NEWS CENTRE

Wilcannia farewells Sisters Margaret and Flo

Twenty Sisters of Mercy from eight congregations of the Institute recently gathered with community members of Wilcannia in the NSW far west to celebrate and give thanks for the contribution of Margaret McGrath RSM and Florence Kinsella RSM. After 16 years of ministry in Wilcannia, particularly with St Therese’s Community School, Margaret and Flo are leaving. Patricia Fitzgibbon RSM (Melbourne) reports.

Photo: Twenty Sisters of Mercy from eight congregations of the
Institute participated in the farewell for Sisters Margaret and Flo.

On Saturday March 13, Sisters Rosemary Graham, Grace Rogers and I set out for Wilcannia to join with the Wilcannia-Forbes Mercies to celebrate and give thanks for the 16 years that Margaret McGrath RSM and Florence Kinsella RSM have shared their lives with the people of Wilcannia and especially those involved with St Therese’s Community School.

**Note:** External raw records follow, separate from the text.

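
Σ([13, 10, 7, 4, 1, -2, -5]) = 28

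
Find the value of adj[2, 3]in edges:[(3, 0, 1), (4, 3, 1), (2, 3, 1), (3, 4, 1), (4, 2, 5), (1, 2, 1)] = 1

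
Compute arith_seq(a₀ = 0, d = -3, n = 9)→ a_0 = 0 + 0*-3 = 0
a_1 = 0 + 1*-3 = -3
a_2 = 0 + 2*-3 = -6
...
= [0, -3, -6, -9, -12, -15, -18, -21, -24]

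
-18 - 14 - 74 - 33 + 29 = -110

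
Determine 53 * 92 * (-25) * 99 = -12068100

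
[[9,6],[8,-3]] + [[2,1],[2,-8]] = [[11, 7], [10, -11]]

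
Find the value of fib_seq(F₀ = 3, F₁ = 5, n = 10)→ F_2 = F_1 + F_0 = 8
F_3 = F_2 + F_1 = 13
F_4 = F_3 + F_2 = 21
...
= [3, 5, 8, 13, 21, 34, 55, 89, 144, 233]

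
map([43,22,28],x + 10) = 43+10=53, 22+10=32, 28+10=38
= [53, 32, 38]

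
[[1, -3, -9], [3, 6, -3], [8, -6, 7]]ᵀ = [[1, 3, 8], [-3, 6, -6], [-9, -3, 7]]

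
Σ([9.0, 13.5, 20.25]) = 42.75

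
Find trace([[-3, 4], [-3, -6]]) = -9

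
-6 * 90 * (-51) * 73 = 2010420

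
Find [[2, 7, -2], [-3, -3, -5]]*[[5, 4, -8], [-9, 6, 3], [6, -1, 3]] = C[0][0] = (2)*(5) + (7)*(-9) + (-2)*(6) = -65
C[0][1] = (2)*(4) + (7)*(6) + (-2)*(-1) = 52
C[0][2] = (2)*(-8) + (7)*(3) + (-2)*(3) = -1
C[1][0] = (-3)*(5) + (-3)*(-9) + (-5)*(6) = -18
C[1][1] = (-3)*(4) + (-3)*(6) + (-5)*(-1) = -25
C[1][2] = (-3)*(-8) + (-3)*(3) + (-5)*(3) = 0
= [[-65, 52, -1], [-18, -25, 0]]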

Margaret saw the arrival of a former teacher who was prepared to take on the role of principal as a sign that it was time for a Mercy departure from Wilcannia.

At 5:30pm, 20 Mercies from six congregations gathered outside the convent for a leave-taking ritual with about 80 co-workers, families and friends. We were welcomed by an Aboriginal elder and Pat Lynch RSM, Congregation Leader of the Wilcannia-Forbes Mercies.

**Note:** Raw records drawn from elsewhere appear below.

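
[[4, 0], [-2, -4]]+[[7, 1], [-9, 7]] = [[11, 1], [-11, 3]]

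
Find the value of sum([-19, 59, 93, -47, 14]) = (-19) + 59 + 93 + (-47) + 14
= 100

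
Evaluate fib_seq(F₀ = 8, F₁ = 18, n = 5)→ [8, 18, 26, 44, 70]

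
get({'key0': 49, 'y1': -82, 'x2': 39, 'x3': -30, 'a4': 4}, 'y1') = -82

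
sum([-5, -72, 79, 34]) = 36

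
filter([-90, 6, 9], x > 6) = keep x where x > 6: -90✗, 6✗, 9✓
= [9]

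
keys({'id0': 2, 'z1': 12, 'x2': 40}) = ['id0', 'z1', 'x2']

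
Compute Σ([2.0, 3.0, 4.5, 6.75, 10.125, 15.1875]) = 2.0 + 3.0 + 4.5 + 6.75 + 10.125 + 15.1875
= 41.5625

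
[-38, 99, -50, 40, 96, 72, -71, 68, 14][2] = -50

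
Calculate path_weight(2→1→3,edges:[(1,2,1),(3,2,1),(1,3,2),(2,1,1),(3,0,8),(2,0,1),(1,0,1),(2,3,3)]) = 3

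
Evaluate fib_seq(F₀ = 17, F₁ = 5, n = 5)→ F_2 = F_1 + F_0 = 22
F_3 = F_2 + F_1 = 27
F_4 = F_3 + F_2 = 49
= [17, 5, 22, 27, 49]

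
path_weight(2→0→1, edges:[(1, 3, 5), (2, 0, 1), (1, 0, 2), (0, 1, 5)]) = w(2→0)=1 + w(0→1)=5
= 6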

The reading chosen from Philippians 1:3-11 (“Every time I think of you, I thank my God…”), was especially poignant in the light of the obvious sorrow that many locals were feeling at the imminent departure of two very close friends.

People were given an opportunity to express what they remembered, and were grateful for, because of the Mercy Sisters, and in particular, for the friendship and support given by Margaret and Flo. Some of these tributes were particularly moving and illustrated the high esteem in which these two sisters were held.

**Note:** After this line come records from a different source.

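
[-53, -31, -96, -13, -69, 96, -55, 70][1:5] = [-31, -96, -13, -69]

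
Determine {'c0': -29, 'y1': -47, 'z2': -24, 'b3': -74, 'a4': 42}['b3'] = -74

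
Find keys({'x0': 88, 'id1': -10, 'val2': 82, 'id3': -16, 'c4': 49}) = ['x0', 'id1', 'val2', 'id3', 'c4']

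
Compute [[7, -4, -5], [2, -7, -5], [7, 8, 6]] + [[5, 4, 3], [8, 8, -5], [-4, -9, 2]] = [[12, 0, -2], [10, 1, -10], [3, -1, 8]]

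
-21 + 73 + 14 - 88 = -22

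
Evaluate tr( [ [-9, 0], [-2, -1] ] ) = diagonal: (-9) + (-1)
= -10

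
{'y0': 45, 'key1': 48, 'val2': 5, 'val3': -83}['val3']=-83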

Photo: Members of the Wilcannia community gathered at the ritual.

They were each given an Aboriginal painting. Margaret and Flo in turn presented the people with two large banners that had been prepared and used on Sorry Day, with the expectation that they would be hung in the hall and used on each Sorry Day Commemoration.

At the end of the ritual, Pat Lynch invited all the Mercy Sisters to come forward and sing a blessing over the people; a moving conclusion to a memorable event.

The evening concluded with a BBQ in pleasant surroundings enjoyed by adults, happy children and many flies!

The following morning we gathered at the cemetery for a ritual of remembrance and prayer to honour the six Sisters of Mercy buried there between 1905 and 1944. At the conclusion of the ritual, an Aboriginal lady who has promised to look after the graves, received a special blessing.

We left very conscious of how difficult it will be for Flo and Marg over the next weeks as they let go of all that has sustained them over the last 16 years.